Le nouveau président américain, qui a livré quelques décisions de politique étrangère lors de la campagne, prendra fonction en faisant face à plusieurs défis concernant les intérêts américains en Afrique, mais aussi une chance sans précédent d’approfondir un partenariat avec un continent qui connaît la croissance la plus rapide au monde et faire avancer la sécurité américaine et ses intérêts économiques.

Ces priorités suivantes devraient être d’une importante capitale pour l’administration Trump :

  1. Combattre le terrorisme et l’instabilité

Les Etats-Unis font face à des défis sécuritaires graves et continus à travers l’Afrique. Le terrorisme, qui peut déstabiliser les alliés clé des Etats-Unis en Afrique mais aussi exporter la violence vers les Etats-Unis et l’Europe, doit être en tête de liste des priorités. Une intervention en Libye doit renforcer le gouvernement de ce pays tout en éradiquant les derniers vestiges des militants du groupe Etat Islamique.

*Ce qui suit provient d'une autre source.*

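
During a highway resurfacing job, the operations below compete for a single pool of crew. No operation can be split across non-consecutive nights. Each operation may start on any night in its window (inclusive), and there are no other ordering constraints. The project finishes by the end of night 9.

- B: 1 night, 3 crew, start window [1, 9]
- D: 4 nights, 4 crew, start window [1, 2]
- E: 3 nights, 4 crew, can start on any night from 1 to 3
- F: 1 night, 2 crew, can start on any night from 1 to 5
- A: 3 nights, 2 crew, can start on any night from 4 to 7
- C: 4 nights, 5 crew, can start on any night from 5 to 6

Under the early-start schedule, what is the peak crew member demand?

Early-start schedule: B@1, D@1, E@1, F@1, A@4, C@5.
Load per night: night 1: 13, night 2: 8, night 3: 8, night 4: 6, night 5: 7, night 6: 7, night 7: 5, night 8: 5, night 9: 0.
Peak is 13.

13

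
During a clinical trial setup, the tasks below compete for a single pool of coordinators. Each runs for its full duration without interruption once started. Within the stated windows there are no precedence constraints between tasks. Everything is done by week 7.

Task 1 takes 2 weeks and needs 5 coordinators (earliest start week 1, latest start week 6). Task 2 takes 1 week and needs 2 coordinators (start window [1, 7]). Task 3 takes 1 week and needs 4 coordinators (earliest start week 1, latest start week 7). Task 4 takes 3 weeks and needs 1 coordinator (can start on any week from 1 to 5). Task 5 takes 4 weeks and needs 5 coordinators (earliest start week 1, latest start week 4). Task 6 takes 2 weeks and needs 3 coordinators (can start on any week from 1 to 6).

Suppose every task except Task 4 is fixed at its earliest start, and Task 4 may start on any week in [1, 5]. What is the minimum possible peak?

19

Task 4@1: w1:20  w2:14  w3:6  w4:5  w5:0  w6:0  w7:0 → peak 20
Task 4@2: w1:19  w2:14  w3:6  w4:6  w5:0  w6:0  w7:0 → peak 19
Task 4@3: w1:19  w2:13  w3:6  w4:6  w5:1  w6:0  w7:0 → peak 19
Task 4@4: w1:19  w2:13  w3:5  w4:6  w5:1  w6:1  w7:0 → peak 19
Task 4@5: w1:19  w2:13  w3:5  w4:5  w5:1  w6:1  w7:1 → peak 19
Best is Task 4@2, peak 19.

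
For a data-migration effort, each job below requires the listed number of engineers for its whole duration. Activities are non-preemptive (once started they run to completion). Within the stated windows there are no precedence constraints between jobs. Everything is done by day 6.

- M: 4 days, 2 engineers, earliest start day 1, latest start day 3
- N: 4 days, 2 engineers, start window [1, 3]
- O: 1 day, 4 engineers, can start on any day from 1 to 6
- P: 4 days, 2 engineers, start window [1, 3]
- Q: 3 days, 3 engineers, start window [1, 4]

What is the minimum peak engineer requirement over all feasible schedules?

9

Early-start (M@1, N@1, O@1, P@1, Q@1) gives peak 13: d1:13  d2:9  d3:9  d4:6  d5:0  d6:0.
Shift P→2, Q→2.
Schedule M@1, N@1, O@1, P@2, Q@2: d1:8  d2:9  d3:9  d4:9  d5:2  d6:0 — peak 9.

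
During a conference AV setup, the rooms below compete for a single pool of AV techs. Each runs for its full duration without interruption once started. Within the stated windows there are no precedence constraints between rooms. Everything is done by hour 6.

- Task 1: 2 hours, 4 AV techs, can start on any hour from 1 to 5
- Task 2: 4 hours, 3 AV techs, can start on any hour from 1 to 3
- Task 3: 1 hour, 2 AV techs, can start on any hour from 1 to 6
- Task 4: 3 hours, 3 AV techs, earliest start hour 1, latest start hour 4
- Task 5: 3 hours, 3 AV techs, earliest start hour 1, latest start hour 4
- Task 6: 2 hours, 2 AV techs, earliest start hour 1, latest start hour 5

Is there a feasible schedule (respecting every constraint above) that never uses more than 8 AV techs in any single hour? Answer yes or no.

Schedule Task 1@1, Task 2@3, Task 3@3, Task 4@1, Task 5@4, Task 6@4: h1:7  h2:7  h3:8  h4:8  h5:8  h6:6 — peak 8 ≤ 8.

yes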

Le groupe Boko Haram, affilié à Etat Islamique, continue de faire des ravages au Nigeria et en Somalie, le groupe Al-Shebab ne cesse de gagner du terrain et ce malgré la présence des forces de maintien de la paix de l’Union Africaine.

Dans un monde plus jamais que connecté dû à la mondialisation, aucune de ces menaces (y compris les nombreuses autres menaces qui surgiront durant la présidence de Trump) ne doit être isolée d’une autre et ne doit être confinée à l’intérieur d’une seule frontière. En conséquence, les Etats-Unis seront obligés de s’engager contre les menaces terroristes en provenance d’Afrique.

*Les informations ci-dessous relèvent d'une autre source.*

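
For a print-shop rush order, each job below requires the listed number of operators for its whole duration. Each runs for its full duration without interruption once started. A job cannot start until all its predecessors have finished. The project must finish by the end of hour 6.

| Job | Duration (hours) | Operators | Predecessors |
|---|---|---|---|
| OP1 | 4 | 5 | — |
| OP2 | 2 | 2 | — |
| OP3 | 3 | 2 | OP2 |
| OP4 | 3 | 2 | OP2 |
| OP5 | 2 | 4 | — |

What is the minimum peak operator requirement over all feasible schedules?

Early-start (OP1@1, OP2@1, OP3@3, OP4@3, OP5@1) gives peak 11: h1:11  h2:11  h3:9  h4:9  h5:4  h6:0.
Shift OP5→5.
Schedule OP1@1, OP2@1, OP3@3, OP4@3, OP5@5: h1:7  h2:7  h3:9  h4:9  h5:8  h6:4 — peak 9.

9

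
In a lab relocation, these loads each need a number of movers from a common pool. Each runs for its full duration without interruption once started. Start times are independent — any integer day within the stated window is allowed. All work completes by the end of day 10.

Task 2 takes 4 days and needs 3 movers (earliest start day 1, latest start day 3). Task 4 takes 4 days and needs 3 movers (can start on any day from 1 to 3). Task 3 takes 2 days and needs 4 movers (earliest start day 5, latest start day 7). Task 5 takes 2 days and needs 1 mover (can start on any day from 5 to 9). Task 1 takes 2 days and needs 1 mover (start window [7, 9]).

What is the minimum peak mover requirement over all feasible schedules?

6

Schedule Task 2@1, Task 4@1, Task 3@5, Task 5@5, Task 1@7: d1:6  d2:6  d3:6  d4:6  d5:5  d6:5  d7:1  d8:1  d9:0  d10:0 — peak 6.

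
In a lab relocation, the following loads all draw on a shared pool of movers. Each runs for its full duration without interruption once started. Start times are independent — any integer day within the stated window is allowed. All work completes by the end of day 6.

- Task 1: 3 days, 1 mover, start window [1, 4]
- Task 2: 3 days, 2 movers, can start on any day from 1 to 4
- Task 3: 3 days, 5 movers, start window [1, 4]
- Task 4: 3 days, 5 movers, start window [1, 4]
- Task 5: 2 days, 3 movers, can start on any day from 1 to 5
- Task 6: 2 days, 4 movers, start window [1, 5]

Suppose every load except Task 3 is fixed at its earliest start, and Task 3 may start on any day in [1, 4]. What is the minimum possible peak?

Task 3@1: d1:20  d2:20  d3:13  d4:0  d5:0  d6:0 → peak 20
Task 3@2: d1:15  d2:20  d3:13  d4:5  d5:0  d6:0 → peak 20
Task 3@3: d1:15  d2:15  d3:13  d4:5  d5:5  d6:0 → peak 15
Task 3@4: d1:15  d2:15  d3:8  d4:5  d5:5  d6:5 → peak 15
Best is Task 3@3, peak 15.

15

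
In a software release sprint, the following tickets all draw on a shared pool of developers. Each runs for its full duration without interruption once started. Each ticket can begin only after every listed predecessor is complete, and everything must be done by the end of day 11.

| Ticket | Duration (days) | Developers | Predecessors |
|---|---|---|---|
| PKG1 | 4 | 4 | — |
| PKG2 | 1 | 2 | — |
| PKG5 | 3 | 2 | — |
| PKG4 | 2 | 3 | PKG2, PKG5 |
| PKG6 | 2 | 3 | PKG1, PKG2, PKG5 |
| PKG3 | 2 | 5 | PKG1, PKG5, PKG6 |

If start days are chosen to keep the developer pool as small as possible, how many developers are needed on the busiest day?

6

Early-start (PKG1@1, PKG2@1, PKG5@1, PKG4@4, PKG6@5, PKG3@7) gives peak 8: d1:8  d2:6  d3:6  d4:7  d5:6  d6:3  d7:5  d8:5  d9:0  d10:0  d11:0.
Shift PKG5→2, PKG4→5.
Schedule PKG1@1, PKG2@1, PKG5@2, PKG4@5, PKG6@5, PKG3@7: d1:6  d2:6  d3:6  d4:6  d5:6  d6:6  d7:5  d8:5  d9:0  d10:0  d11:0 — peak 6.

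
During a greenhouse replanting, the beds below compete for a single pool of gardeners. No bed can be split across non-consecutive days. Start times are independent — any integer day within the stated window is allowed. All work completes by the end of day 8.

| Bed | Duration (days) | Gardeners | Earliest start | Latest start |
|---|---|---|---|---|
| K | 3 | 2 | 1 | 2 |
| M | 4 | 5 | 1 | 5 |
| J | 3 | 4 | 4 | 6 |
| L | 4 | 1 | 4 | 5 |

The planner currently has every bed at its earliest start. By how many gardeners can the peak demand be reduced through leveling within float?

3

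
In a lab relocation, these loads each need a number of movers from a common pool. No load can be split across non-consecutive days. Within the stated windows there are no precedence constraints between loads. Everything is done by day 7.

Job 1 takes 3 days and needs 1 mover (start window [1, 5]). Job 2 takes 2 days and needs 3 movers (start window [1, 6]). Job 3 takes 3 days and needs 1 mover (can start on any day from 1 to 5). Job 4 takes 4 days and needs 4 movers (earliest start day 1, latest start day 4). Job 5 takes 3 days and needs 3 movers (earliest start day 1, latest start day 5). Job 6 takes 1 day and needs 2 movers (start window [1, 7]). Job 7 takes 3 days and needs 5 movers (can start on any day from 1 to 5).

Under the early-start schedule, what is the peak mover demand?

19

Early-start schedule: Job 1@1, Job 2@1, Job 3@1, Job 4@1, Job 5@1, Job 6@1, Job 7@1.
Load per day: day 1: 19, day 2: 17, day 3: 14, day 4: 4, day 5: 0, day 6: 0, day 7: 0.
Peak is 19.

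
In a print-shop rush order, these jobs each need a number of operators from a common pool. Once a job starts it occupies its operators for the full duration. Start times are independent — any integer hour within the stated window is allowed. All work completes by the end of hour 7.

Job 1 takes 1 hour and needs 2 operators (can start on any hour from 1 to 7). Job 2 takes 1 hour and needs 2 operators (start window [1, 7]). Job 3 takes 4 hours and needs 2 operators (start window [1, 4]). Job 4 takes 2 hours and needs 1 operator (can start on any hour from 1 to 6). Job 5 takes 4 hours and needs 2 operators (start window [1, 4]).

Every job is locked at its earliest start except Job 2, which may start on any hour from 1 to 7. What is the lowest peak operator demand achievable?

Job 2@1: h1:9  h2:5  h3:4  h4:4  h5:0  h6:0  h7:0 → peak 9
Job 2@2: h1:7  h2:7  h3:4  h4:4  h5:0  h6:0  h7:0 → peak 7
Job 2@3: h1:7  h2:5  h3:6  h4:4  h5:0  h6:0  h7:0 → peak 7
Job 2@4: h1:7  h2:5  h3:4  h4:6  h5:0  h6:0  h7:0 → peak 7
Job 2@5: h1:7  h2:5  h3:4  h4:4  h5:2  h6:0  h7:0 → peak 7
Job 2@6: h1:7  h2:5  h3:4  h4:4  h5:0  h6:2  h7:0 → peak 7
Job 2@7: h1:7  h2:5  h3:4  h4:4  h5:0  h6:0  h7:2 → peak 7
Best is Job 2@2, peak 7.

7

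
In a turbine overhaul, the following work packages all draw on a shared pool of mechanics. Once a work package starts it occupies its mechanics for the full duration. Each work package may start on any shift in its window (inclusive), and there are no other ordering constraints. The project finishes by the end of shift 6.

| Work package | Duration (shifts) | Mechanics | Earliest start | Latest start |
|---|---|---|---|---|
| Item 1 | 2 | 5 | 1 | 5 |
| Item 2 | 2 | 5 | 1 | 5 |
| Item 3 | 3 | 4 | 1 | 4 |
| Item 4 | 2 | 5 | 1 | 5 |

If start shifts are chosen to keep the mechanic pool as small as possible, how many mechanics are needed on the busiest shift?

9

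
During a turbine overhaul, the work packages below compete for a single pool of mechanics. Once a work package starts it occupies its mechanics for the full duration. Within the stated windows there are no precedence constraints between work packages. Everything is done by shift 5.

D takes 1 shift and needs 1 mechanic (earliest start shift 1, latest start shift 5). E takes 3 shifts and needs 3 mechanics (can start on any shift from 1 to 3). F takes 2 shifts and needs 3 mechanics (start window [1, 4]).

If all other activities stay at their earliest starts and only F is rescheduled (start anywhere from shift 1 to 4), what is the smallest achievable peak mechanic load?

F@1: s1:7  s2:6  s3:3  s4:0  s5:0 → peak 7
F@2: s1:4  s2:6  s3:6  s4:0  s5:0 → peak 6
F@3: s1:4  s2:3  s3:6  s4:3  s5:0 → peak 6
F@4: s1:4  s2:3  s3:3  s4:3  s5:3 → peak 4
Best is F@4, peak 4.

4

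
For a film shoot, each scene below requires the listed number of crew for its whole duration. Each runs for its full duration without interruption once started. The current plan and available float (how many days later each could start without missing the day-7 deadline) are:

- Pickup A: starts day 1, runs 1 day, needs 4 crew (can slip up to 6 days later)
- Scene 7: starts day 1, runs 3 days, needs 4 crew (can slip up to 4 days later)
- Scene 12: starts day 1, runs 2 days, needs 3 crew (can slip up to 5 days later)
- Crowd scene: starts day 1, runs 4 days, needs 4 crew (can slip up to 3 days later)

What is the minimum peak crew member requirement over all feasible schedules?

Early-start (Pickup A@1, Scene 7@1, Scene 12@1, Crowd scene@1) gives peak 15: d1:15  d2:11  d3:8  d4:4  d5:0  d6:0  d7:0.
Shift Scene 12→2, Crowd scene→4.
Schedule Pickup A@1, Scene 7@1, Scene 12@2, Crowd scene@4: d1:8  d2:7  d3:7  d4:4  d5:4  d6:4  d7:4 — peak 8.

8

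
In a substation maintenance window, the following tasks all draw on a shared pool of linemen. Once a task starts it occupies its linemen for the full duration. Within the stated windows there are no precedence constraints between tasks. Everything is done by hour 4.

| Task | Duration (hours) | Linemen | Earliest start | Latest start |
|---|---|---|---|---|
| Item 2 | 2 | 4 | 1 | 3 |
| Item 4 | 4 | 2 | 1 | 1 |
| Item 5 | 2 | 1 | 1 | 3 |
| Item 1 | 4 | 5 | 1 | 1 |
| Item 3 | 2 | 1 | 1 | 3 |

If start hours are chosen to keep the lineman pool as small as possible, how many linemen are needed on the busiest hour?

Early-start (Item 2@1, Item 4@1, Item 5@1, Item 1@1, Item 3@1) gives peak 13: h1:13  h2:13  h3:7  h4:7.
Shift Item 5→3, Item 3→3.
Schedule Item 2@1, Item 4@1, Item 5@3, Item 1@1, Item 3@3: h1:11  h2:11  h3:9  h4:9 — peak 11.

11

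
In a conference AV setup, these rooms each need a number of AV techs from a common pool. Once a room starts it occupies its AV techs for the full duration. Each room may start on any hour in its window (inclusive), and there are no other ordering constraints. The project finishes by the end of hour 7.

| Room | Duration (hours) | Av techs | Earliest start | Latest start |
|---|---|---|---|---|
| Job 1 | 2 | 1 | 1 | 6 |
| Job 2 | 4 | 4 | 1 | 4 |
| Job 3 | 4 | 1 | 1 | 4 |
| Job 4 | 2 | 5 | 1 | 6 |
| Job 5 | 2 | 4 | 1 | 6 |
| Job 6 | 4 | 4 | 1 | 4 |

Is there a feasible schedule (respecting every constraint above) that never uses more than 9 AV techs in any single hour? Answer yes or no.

The minimum achievable peak is 10; 9 < 10, so no feasible schedule stays within the cap.

no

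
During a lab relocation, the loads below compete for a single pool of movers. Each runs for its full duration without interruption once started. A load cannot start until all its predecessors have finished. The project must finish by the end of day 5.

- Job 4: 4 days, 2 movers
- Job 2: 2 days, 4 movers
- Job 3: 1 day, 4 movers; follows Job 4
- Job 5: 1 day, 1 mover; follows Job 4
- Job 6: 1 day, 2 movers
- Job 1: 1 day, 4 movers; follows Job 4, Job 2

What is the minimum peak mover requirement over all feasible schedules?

Schedule Job 4@1, Job 2@1, Job 3@5, Job 5@5, Job 6@1, Job 1@5: d1:8  d2:6  d3:2  d4:2  d5:9 — peak 9.
No arrangement of the 15 feasible schedules does better.

9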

De surcroît, les Etats-Unis doivent répondre à d’autres sources d’instabilité en Afrique. Le Soudan du Sud, la nouvelle nation du monde, est en train d’être déchiré par des conflits internes. Le conflit a déjà fait plus de 1,6 millions de déplacés et a créé 1.2 millions de réfugiés sud-soudanais, menaçant d’ébranler la capacité de la région à y faire face.

Une partie des réponses à ces conflits doit être humanitaire (les Etats-Unis fourniront des milliards de dollars pour sauver des vies dans des pays vulnérables dans le monde), mais une diplomatie attentive est aussi nécessaire pour naviguer les conflits politiques qui annoncent les violences.

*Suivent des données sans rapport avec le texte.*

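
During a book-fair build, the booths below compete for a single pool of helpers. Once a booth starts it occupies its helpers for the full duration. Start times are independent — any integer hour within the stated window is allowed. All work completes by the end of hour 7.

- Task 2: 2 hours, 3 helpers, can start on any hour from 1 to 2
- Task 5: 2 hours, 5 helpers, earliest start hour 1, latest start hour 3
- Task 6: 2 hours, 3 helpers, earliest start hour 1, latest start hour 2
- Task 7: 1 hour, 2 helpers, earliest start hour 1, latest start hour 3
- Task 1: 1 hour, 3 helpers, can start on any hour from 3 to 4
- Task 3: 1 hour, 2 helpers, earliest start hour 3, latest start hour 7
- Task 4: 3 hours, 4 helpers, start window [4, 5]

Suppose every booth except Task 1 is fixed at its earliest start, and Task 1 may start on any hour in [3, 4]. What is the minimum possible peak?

Task 1@3: h1:13  h2:11  h3:5  h4:4  h5:4  h6:4  h7:0 → peak 13
Task 1@4: h1:13  h2:11  h3:2  h4:7  h5:4  h6:4  h7:0 → peak 13
Best is Task 1@3, peak 13.

13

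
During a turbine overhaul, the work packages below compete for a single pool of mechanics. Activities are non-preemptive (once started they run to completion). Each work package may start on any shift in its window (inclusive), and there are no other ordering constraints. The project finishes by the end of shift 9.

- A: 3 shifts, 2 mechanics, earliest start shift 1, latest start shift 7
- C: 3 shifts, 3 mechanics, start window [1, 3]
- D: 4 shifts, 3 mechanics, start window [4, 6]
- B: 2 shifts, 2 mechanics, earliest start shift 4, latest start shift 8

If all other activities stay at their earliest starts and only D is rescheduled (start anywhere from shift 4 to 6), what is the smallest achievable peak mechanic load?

5

D@4: s1:5  s2:5  s3:5  s4:5  s5:5  s6:3  s7:3  s8:0  s9:0 → peak 5
D@5: s1:5  s2:5  s3:5  s4:2  s5:5  s6:3  s7:3  s8:3  s9:0 → peak 5
D@6: s1:5  s2:5  s3:5  s4:2  s5:2  s6:3  s7:3  s8:3  s9:3 → peak 5
Best is D@4, peak 5.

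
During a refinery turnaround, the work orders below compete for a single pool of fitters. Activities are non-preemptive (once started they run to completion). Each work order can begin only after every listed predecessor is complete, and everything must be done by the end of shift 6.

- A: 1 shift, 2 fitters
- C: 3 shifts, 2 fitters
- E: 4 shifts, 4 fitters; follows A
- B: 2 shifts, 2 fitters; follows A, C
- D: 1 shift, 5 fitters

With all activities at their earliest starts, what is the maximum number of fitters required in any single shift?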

  1. Sécuriser le progrès économique fragile de l’Afrique

L’Afrique a l’une des plus rapides croissances économiques dans le monde et elle abrite l’une des plus grandes réserves de ressources naturelles. Parmi ces ressources, on peut en citer : le pétrole, le cuivre, le fer et l’or. Sans compter, la jeune population africaine qui s’accroît à un rythme rapide et qui deviendra demain le fer de lance de la main d’œuvre mondiale (d’ici 2050, environ 25% de la main d’œuvre mondiale sera africaine et 2/3 d’entre elle vivra dans les villes d’Afrique).

Le continent abrite une technologie de pointe (les entrepreneurs africains innovent dans le domaine de la médecine, de la banque, du tourisme et du transport). Des villes entièrement dédiées à la technologie telles que Nairobi et la ville de Lagos au Nigeria sont des incubateurs qui permettent aux jeunes africains de concevoir et de réaliser leurs idées.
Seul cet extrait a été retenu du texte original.